We've all seen it: huge blocks of dense text that pop up before you install a new piece of software or sign up for a new service. These days, End User License Agreements are everywhere but most of the time are too long and full of jargon for consumers to feasibly read. We wanted to create something that would help consumers stay informed on what they are agreeing to and how their data is being used by companies.
What it Does
Our application, Lega-lies, finds the most notable sections of such a legal document — namely, sections which seem unusual and do not align with typical EULAs — and compiles them into a brief summary. It is a Chrome Extension that users can use directly from their browser when they encounter one of these legal documents. A user would highlight the text they wish to be summarized and would subsequently see a brief summary that lists the most noteworthy parts of the document.
How We Built It
We created an algorithm to process the text. It transforms the text into separate sentences and then transforms words to vectors based on a corpus of text of the English language taken from the NLTK module on Python. From there, we compare our sentences with sentences present in some standard EULAs. We use cosine similarity between vectors to find the sentences in our text that were most unusual given the ground truth and rank them.
Challenges We Ran Into
We ran into issues regarding parsing the text and figuring out where sentences ended. Many modern EULAs contain bullet points for readability which we lost when sending the information to the server and thus had to figure out when to cut off sentences. There are many edge cases that come up when trying to return text that is meaningful and readable and we attempted to address as many of these as possible.

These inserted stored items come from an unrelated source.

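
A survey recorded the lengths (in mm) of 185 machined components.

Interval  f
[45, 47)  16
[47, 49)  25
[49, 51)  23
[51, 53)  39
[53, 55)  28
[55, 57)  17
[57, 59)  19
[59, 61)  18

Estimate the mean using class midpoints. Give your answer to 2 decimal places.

52.76

Midpoints: 46, 48, 50, 52, 54, 56, 58, 60
Σfm = 16×46 + 25×48 + 23×50 + 39×52 + 28×54 + 17×56 + 19×58 + 18×60 = 9760
n = Σf = 185
Mean = 9760 / 185 = 52.7568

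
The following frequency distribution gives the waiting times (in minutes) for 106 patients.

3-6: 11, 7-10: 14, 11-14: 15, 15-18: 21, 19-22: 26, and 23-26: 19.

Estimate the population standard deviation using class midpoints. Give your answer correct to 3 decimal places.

6.392

Midpoints: 4.5, 8.5, 12.5, 16.5, 20.5, 24.5
n = 106, Σfm = 1701, mean = 16.0472
Σfm² = 31626.5
Σf(m − x̄)² = Σfm² − (Σfm)²/n = 31626.5 − 1701²/106 = 4330.2642
Population variance = 4330.2642 / 106 = 40.8515
Standard deviation = √40.8515 = 6.3915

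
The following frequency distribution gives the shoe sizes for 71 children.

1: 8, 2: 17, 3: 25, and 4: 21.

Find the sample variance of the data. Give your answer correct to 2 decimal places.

Values: 1, 2, 3, 4
n = 71, Σfx = 201, mean = 2.8310
Σfx² = 637
Σf(x − x̄)² = Σfx² − (Σfx)²/n = 637 − 201²/71 = 67.9718
Sample variance = 67.9718 / 70 = 0.9710

0.97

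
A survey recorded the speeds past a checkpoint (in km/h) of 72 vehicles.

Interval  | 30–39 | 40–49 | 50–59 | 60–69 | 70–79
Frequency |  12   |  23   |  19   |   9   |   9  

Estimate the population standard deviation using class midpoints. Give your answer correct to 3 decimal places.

Midpoints: 34.5, 44.5, 54.5, 64.5, 74.5
n = 72, Σfm = 3724, mean = 51.7222
Σfm² = 203658
Σf(m − x̄)² = Σfm² − (Σfm)²/n = 203658 − 3724²/72 = 11044.4444
Population variance = 11044.4444 / 72 = 153.3951
Standard deviation = √153.3951 = 12.3853

12.385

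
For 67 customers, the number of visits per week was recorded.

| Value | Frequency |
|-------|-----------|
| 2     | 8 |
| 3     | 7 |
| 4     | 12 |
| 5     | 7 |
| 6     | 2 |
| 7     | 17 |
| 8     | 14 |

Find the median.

Cumulative frequencies: 8, 15, 27, 34, 36, 53, 67
n = 67, so the median is the value in position (n+1)/2 = 34.
Position 34 falls at value 5.

5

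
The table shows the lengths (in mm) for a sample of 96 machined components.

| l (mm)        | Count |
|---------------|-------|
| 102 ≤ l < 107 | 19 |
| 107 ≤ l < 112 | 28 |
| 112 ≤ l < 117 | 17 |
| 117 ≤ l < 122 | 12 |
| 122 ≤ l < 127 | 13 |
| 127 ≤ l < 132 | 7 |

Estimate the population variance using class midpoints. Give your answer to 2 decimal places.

Midpoints: 104.5, 109.5, 114.5, 119.5, 124.5, 129.5
n = 96, Σfm = 10957, mean = 114.1354
Σfm² = 1256344
Σf(m − x̄)² = Σfm² − (Σfm)²/n = 1256344 − 10957²/96 = 5762.2396
Population variance = 5762.2396 / 96 = 60.0233

60.02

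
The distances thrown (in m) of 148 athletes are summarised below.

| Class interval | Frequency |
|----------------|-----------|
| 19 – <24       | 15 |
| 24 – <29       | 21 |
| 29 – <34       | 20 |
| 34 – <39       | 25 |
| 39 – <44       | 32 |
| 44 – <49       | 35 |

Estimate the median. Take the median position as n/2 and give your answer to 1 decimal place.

Cumulative frequencies: 15, 36, 56, 81, 113, 148
n = 148; position = n/2 = 74.
This falls in the class 34 – <39: L = 34, F = 56, f = 25, h = 5.
Median ≈ 34 + ((74 − 56) / 25) × 5 = 37.6000

37.6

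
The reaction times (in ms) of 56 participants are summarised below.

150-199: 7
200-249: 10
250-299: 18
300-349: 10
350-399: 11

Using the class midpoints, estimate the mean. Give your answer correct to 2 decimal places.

Midpoints: 174.5, 224.5, 274.5, 324.5, 374.5
Σfm = 7×174.5 + 10×224.5 + 18×274.5 + 10×324.5 + 11×374.5 = 15772
n = Σf = 56
Mean = 15772 / 56 = 281.6429

281.64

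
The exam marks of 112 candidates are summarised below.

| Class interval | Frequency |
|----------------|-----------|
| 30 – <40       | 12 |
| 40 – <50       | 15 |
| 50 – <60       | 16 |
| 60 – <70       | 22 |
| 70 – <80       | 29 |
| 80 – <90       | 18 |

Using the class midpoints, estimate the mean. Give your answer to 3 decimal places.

63.482

Midpoints: 35, 45, 55, 65, 75, 85
Σfm = 12×35 + 15×45 + 16×55 + 22×65 + 29×75 + 18×85 = 7110
n = Σf = 112
Mean = 7110 / 112 = 63.4821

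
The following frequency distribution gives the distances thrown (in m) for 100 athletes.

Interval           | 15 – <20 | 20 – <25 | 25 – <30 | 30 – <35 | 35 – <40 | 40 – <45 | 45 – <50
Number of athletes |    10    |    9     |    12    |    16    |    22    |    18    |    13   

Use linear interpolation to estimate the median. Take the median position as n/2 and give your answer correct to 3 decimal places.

35.682

Cumulative frequencies: 10, 19, 31, 47, 69, 87, 100
n = 100; position = n/2 = 50.
This falls in the class 35 – <40: L = 35, F = 47, f = 22, h = 5.
Median ≈ 35 + ((50 − 47) / 22) × 5 = 35.6818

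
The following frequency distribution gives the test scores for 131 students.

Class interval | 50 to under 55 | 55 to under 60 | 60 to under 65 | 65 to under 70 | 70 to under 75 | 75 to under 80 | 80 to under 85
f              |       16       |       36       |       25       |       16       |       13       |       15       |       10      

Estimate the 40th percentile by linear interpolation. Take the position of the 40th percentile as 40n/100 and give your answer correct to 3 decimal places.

60.080

Cumulative frequencies: 16, 52, 77, 93, 106, 121, 131
n = 131; position = 40n/100 = 52.4.
This falls in the class 60 to under 65: L = 60, F = 52, f = 25, h = 5.
40th percentile ≈ 60 + ((52.4 − 52) / 25) × 5 = 60.0800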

Accomplishments that we’re proud of
We’re proud of the impact that this could have on millions of people being informed. Users cannot reasonably be expected to read dozens of pages of text for every product they use, but we hope to help prevent people from inadvertently agreeing to dubious privacy violations and signing away their rights.
What we learned
We learned about different natural-language processing algorithms including extraction and abstraction based algorithms through trying multiple approaches to designing our summarizing application. Our first attempt was a simple summarization algorithm which we soon figured out would not be the best with the eloquent speech of EULAs. From there, we learned about vectorized sentence similarity and based our application on this algorithm. We also learned about certain subtleties with processing language.
Because some sentences in legalese tend to be extremely long, we would want to improve our algorithm further so that it could take the key takeaways from the sentence.